Offered Winter 2025 - 3 Units

URBANST/CSRE/ETHICSOC/LEAD 127B: Leadership, Organizing and Action: Intensive

Instructors: Toni Kokenis, Rabbi Laurie Hahn Tapper

Two Consecutive Weekend Course: Community Organizing makes a difference in addressing major public challenges that demand full engagement of the citizenry, especially those whose voices are marginalized. In this course you will learn and practice the leadership skills needed to mobilize your communities for positive social change. We identify leadership as accepting responsibility to enable others to achieve shared purpose in the face of uncertainty.
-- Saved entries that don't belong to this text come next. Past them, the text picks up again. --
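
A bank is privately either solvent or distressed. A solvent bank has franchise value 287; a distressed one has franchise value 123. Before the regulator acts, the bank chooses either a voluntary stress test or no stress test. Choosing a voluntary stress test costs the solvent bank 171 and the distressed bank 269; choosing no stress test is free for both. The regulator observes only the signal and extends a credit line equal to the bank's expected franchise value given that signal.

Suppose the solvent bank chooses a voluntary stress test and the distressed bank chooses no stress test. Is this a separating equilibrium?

No

Under separation the regulator infers type exactly: stress test → solvent (pays 287), no stress test → distressed (pays 123).
Solvent: stress test gives 287 − 171 = 116; no stress test gives 123 − 0 = 123. Would deviate. ✗
Distressed: no stress test gives 123 − 0 = 123; stress test gives 287 − 269 = 18. No deviation. ✓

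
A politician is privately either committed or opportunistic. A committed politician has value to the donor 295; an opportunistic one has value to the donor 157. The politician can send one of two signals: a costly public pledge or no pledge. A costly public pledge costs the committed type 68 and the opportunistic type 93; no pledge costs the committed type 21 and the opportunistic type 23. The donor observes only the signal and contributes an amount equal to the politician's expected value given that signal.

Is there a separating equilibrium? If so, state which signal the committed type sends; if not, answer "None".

Try committed → pledge, opportunistic → no pledge:
  If types separate, pledge earns payment 295 and no pledge earns 157.
  Committed: pledge gives 295 − 68 = 227; no pledge gives 157 − 21 = 136. No deviation. ✓
  Opportunistic: no pledge gives 157 − 23 = 134; pledge gives 295 − 93 = 202. Would deviate. ✗
Try committed → no pledge, opportunistic → pledge:
  If types separate, no pledge earns payment 295 and pledge earns 157.
  Committed: no pledge gives 295 − 21 = 274; pledge gives 157 − 68 = 89. No deviation. ✓
  Opportunistic: pledge gives 157 − 93 = 64; no pledge gives 295 − 23 = 272. Would deviate. ✗
Neither assignment is incentive-compatible.

None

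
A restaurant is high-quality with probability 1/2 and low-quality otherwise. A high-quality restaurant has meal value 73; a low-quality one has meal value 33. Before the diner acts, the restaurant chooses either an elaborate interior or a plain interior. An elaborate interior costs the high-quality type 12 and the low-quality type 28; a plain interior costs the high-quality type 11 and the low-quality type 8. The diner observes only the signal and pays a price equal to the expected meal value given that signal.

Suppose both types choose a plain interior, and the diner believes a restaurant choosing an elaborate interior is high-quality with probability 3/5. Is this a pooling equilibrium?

No

At the pooled signal (plain interior) the diner holds the prior 1/2 and pays 1/2·73 + 1/2·33 = 53. Off-path (elaborate interior) belief 3/5 gives 3/5·73 + 2/5·33 = 57.
High-quality: plain interior gives 53 − 11 = 42; elaborate interior gives 57 − 12 = 45. Deviates. ✗
Low-quality: plain interior gives 53 − 8 = 45; elaborate interior gives 57 − 28 = 29. Stays. ✓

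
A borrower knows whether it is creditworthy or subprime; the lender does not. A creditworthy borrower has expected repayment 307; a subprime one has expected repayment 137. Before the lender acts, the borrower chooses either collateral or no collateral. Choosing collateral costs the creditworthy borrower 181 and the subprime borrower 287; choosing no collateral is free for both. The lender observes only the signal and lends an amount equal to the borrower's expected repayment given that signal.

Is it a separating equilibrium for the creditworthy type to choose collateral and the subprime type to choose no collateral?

No

If types separate, collateral earns payment 307 and no collateral earns 137.
Creditworthy: collateral gives 307 − 181 = 126; no collateral gives 137 − 0 = 137. Would deviate. ✗
Subprime: no collateral gives 137 − 0 = 137; collateral gives 307 − 287 = 20. No deviation. ✓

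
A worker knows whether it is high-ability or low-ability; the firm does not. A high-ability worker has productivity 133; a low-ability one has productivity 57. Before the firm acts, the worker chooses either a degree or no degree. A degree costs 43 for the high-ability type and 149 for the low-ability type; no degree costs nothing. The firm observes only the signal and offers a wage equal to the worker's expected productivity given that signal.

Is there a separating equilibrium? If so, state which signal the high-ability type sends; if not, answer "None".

degree

Try high-ability → degree, low-ability → no degree:
  Under separation the firm infers type exactly: degree → high-ability (pays 133), no degree → low-ability (pays 57).
  High-ability: degree gives 133 − 43 = 90; no degree gives 57 − 0 = 57. No deviation. ✓
  Low-ability: no degree gives 57 − 0 = 57; degree gives 133 − 149 = -16. No deviation. ✓
Both hold — the high-ability type sends degree.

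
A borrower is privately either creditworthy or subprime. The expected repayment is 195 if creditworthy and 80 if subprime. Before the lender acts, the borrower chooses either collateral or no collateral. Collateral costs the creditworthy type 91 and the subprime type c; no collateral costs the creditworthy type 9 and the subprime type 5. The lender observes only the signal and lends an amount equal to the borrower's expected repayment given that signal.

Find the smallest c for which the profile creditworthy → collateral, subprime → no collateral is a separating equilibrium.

120

Under separation: collateral → creditworthy (pays 195); no collateral → subprime (pays 80).
Creditworthy: 195 − 91 = 104 ≥ 80 − 9 = 71. Holds regardless of c. ✓
Subprime: 80 − 5 ≥ 195 − c, so c ≥ 195 − 75 = 120.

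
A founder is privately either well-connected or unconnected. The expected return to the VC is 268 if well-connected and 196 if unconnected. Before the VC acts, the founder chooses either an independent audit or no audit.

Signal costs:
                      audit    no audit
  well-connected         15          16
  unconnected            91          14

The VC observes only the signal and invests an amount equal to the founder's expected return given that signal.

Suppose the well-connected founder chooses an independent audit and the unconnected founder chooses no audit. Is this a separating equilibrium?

Yes

If types separate, audit earns payment 268 and no audit earns 196.
Well-connected: audit gives 268 − 15 = 253; no audit gives 196 − 16 = 180. No deviation. ✓
Unconnected: no audit gives 196 − 14 = 182; audit gives 268 − 91 = 177. No deviation. ✓
Neither type gains from mimicking the other.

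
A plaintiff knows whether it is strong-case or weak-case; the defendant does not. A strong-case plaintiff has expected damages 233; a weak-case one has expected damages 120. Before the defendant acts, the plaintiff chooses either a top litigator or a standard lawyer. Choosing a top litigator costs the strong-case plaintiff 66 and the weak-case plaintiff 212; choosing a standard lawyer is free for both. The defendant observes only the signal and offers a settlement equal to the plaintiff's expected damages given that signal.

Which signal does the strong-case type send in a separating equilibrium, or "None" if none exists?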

As organizers you will learn how to develop capacity within your community and analyze power dynamics to develop a strategic plan. By the end of this course, you will create an organizing campaign that builds power rooted in the resources of your community. The class will be an intensive held the first two weekends of winter quarter, Jan 10-12 and Jan 17-19, 2025. Class begins on Friday in the afternoon and runs through early Sunday evening. 

Offered Fall 2024

URBANST 127D: Storytelling for Leadership, Organizing, and Action

Friday, October 18, 3:00 - 5:00 pm
Sunday, October 20, 9:00 am - 5:00 pm

CIRCLE (Third Floor of Old Union)

This experiential course introduces students to the leadership practice of public narrative - a storytelling tool for social change. To lead is to accept responsibility for enabling others to achieve shared purpose in the face of uncertainty. Through narrative we can learn to access the moral - or emotional - resources to respond to the challenges of an uncertain world - as individuals, as communities and as nations. Responding to urgent challenges mindfully - with agency - requires courage rooted in our ability to draw on hope over fear; empathy over alienation; and self-worth over self-doubt. While leading with authenticity requires understanding our own sources of hope and courage, it also pushes us to look beyond ourselves to form intentional relationships with others so that together we can address urgent challenges facing our community. Grounded in a pedagogy of reflective practice and experiential learning, each component of the practicum is sequenced as explanation, modeling, practicing, and debriefing. Students will learn not only "about" what makes an effective public narrative, but will learn experientially through practice drafting each narrative component - a story of self, story of us, and story of now. Students will leave with an understanding of how their calling to leadership connects with their community and can motivate others to action.